Due to the complex survey design used in the NSMHWB2007, a weighting strategy was applied to infer results for the total in-scope population by allocating a ‘weight’ to each sample unit. The weight was an indication of how many population units were represented by the sample unit . As a result, Jack-knife delete-a-group survey adjustment replication methods were used to calculate the standard errors (SEs) . This process accounted for the stratified multistage sampling framework used in the NSMHWB2007 and adjusted for non-response, which may cause some groups to be over- or under-represented . The theory behind the Jack-knife delete-A-group replication method is that, the sampling variability between repeated samples can be estimated by repeatedly taking random but unbiased sub-samples from the achieved sample and then computing the variance of the sub-samples (after taking the smaller sample size into account). Jack-knife estimation replicates are created by deleting one group at a time, and then weighting the other groups from the same stratum to adjust for the removal. Therefore, each replicate provides an unbiased estimate of the population mean, and the variance of those estimates provides an estimate of the full-sample of the variance. In short, application of these methods ensures the sample is representative of the Australian population, which ensures that subsequent findings are generalizable to Australian adults (n = 16,015,000) in 2007 .

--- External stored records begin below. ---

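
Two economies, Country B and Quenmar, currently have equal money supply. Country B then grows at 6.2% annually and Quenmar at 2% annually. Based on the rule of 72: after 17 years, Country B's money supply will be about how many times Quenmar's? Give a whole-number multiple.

≈ 2 times

Country B pulls ahead at 4.2 pp per year, so the ratio doubles every 72/4.2 ≈ 17.14 years.
In 17 years that's 0.99 doublings: 2^0.99 ≈ 2.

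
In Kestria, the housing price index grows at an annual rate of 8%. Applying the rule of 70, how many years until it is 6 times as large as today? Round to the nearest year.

Doubling time ≈ 70/8 = 8.75 years.
Reaching 6× takes log₂(6) ≈ 2.58 doublings.
2.58 × 8.75 ≈ 23 years.

about 23 years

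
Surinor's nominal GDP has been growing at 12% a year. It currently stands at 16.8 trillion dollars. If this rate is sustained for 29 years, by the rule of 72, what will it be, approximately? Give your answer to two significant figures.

480 trillion dollars

Doubling time ≈ 72/12 = 6.00 years.
29 years is 29/6.00 ≈ 4.83 doublings, a factor of 2^4.83 ≈ 28.44.
16.8 × 28.44 ≈ 480 trillion dollars.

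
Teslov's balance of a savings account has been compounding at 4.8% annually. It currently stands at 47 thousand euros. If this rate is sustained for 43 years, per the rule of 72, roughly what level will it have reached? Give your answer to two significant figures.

It doubles every 72/4.8 ≈ 15.00 years, so 43 years is 2.87 doublings.
2^2.87 ≈ 7.31; 47 × 7.31 ≈ 340 thousand euros.

340 thousand euros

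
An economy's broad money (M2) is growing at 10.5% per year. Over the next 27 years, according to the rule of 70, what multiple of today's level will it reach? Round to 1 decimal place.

≈ 16.6 times

Doubles every ≈ 6.67 years (70/10.5).
27 years is 4.05 doublings; 2^4.05 ≈ 16.6×.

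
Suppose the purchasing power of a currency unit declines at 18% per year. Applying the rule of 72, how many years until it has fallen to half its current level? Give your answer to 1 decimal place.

4.0 years

The rule works in reverse for decay: 72/18 ≈ 4.00 years to halve.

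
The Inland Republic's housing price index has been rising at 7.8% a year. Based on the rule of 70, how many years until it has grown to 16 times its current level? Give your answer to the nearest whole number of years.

≈ 36 years

One doubling takes 70/7.8 = 8.97 years.
Getting to 16× needs 4 doublings: 4 × 8.97 ≈ 36 years.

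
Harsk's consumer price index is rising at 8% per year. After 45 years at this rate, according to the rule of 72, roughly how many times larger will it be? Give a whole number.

roughly 32 times

72/8 ≈ 9.00 years per doubling.
45 years fits 5 doublings: 2^5 = 32.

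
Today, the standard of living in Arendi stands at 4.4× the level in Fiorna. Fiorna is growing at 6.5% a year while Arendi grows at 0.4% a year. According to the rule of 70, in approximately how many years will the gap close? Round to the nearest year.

What matters is the difference: 6.1 pp.
Rule of 70 on the gap: the ratio halves every 70/6.1 ≈ 11.48 years.
A 4.4× gap takes log₂(4.4) ≈ 2.14 halvings to close: 2.14 × 11.48 ≈ 25 years.

around 25 years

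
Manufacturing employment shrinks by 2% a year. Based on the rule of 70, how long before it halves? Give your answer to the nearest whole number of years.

The rule works in reverse for decay: 70/2 ≈ 35.00 years to halve.

35 years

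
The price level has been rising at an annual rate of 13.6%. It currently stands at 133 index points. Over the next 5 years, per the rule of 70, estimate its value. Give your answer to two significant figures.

roughly 260 index points

It doubles every 70/13.6 ≈ 5.15 years, so 5 years is 0.97 doublings.
2^0.97 ≈ 1.96; 133 × 1.96 ≈ 260 index points.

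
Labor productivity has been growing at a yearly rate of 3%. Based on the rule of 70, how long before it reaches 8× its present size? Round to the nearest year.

≈ 70 years

One doubling takes 70/3 = 23.33 years.
Getting to 8× needs 3 doublings: 3 × 23.33 ≈ 70 years.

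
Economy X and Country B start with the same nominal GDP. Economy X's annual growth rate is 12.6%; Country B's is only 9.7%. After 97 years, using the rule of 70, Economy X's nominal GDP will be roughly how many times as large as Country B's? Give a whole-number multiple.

Economy X pulls ahead at 2.9 pp per year, so the ratio doubles every 70/2.9 ≈ 24.14 years.
In 97 years that's 4.02 doublings: 2^4.02 ≈ 16.

roughly 16 times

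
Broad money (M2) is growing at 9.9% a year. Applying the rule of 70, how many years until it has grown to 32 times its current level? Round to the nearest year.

Doubling time ≈ 70/9.9 = 7.07 years.
32× is 5 doublings, so 5 × 7.07 ≈ 35 years.

35 years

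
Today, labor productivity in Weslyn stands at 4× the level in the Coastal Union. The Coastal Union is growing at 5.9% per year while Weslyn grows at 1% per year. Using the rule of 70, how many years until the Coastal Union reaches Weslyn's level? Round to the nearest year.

the Coastal Union gains on Weslyn at 5.9% − 1% = 4.9 points a year.
At that relative rate the gap halves every 70/4.9 ≈ 14.29 years.
A 4× gap closes after 2 halvings: 2 × 14.29 ≈ 29 years.

≈ 29 years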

Frequencies and percentages calculated with jack-knife SEs were used for the descriptive analysis. Hierarchical clustering analysis was used to identify common clusters of multiple chronic conditions. Linear regression models were used to examine the associations between the HRQoL scores and the multimorbidity clusters. In each regression model, the dependent variable was the HRQoL score, and the independent variable was one cluster (present or absent), for example, “whether presenting 2+ chronic conditions” in model-1. The p value for the trend of continuous variables in the linear regression models was given. A log-transformed HRQoL score was used due to its negatively skewed distribution, which resulted in 55 missing values. A two-tailed p-value of <0.05 was considered statistically significant. To test the validation in clusters of hierarchical clustering, sensitivity analyses were performed that including factor analysis , principal component analysis  and K-means clustering , which have been used in previous studies. All analyses were performed using Stata/SE Version 12.1 (StataCorp, College Station, TX, USA).